Create a photo album on iCloud with family or friends
Everyone in your family takes different photos, and you should share these photos. If you can’t convince everyone to use Google Photos that have a shared album feature, then iOS 16 will alleviate your problem a bit.
Family or friends can set up shared photo libraries in iOS 16. This feature is exactly what it sounds like – you can upload pictures to a shared library! These images appear in your memories and live in your iCloud account.
Now there are some automatic things that could get you in trouble. A new button in the Camera application allows you to automatically upload new images to a shared library, for example. And depending on how you set things up, photos will be uploaded automatically when you’re close to family or friends who share a library. (So if everyone comes to cooking, their pictures can be automatically uploaded to the shared library.)
Home gets an update before running Matter
After years of stagnation, Apple Home has finally undergone a huge overhaul. Rooms and Favorites now appear on the main screen of your Home application, and a number of tabs allow you to control device categories, such as lights or security products.

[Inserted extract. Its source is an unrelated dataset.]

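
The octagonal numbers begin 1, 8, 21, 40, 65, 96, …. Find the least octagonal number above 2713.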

Clicking on one of these categories will display all included smart home devices that are separated by a room so that your brain doesn’t break. And when you open the cameras, Home can show you up to four live channels at once.
This redesign seems to have been inspired by Matter, the upcoming smart home standard that will eliminate incompatibilities between different smart home products. Basically, if two products support Matter, they will work together. Google, Apple, Amazon, Samsung and other major players have contributed to this standard, which should be launched by the end of 2022.
But I have to mention something quickly. Apple suggested that he invented Matter during WWDC, and so argued a bit that Matter was based on HomeKit. While I’m sure the HomeKit code is inside the Matter, the new smart home standard is actually based on Thread.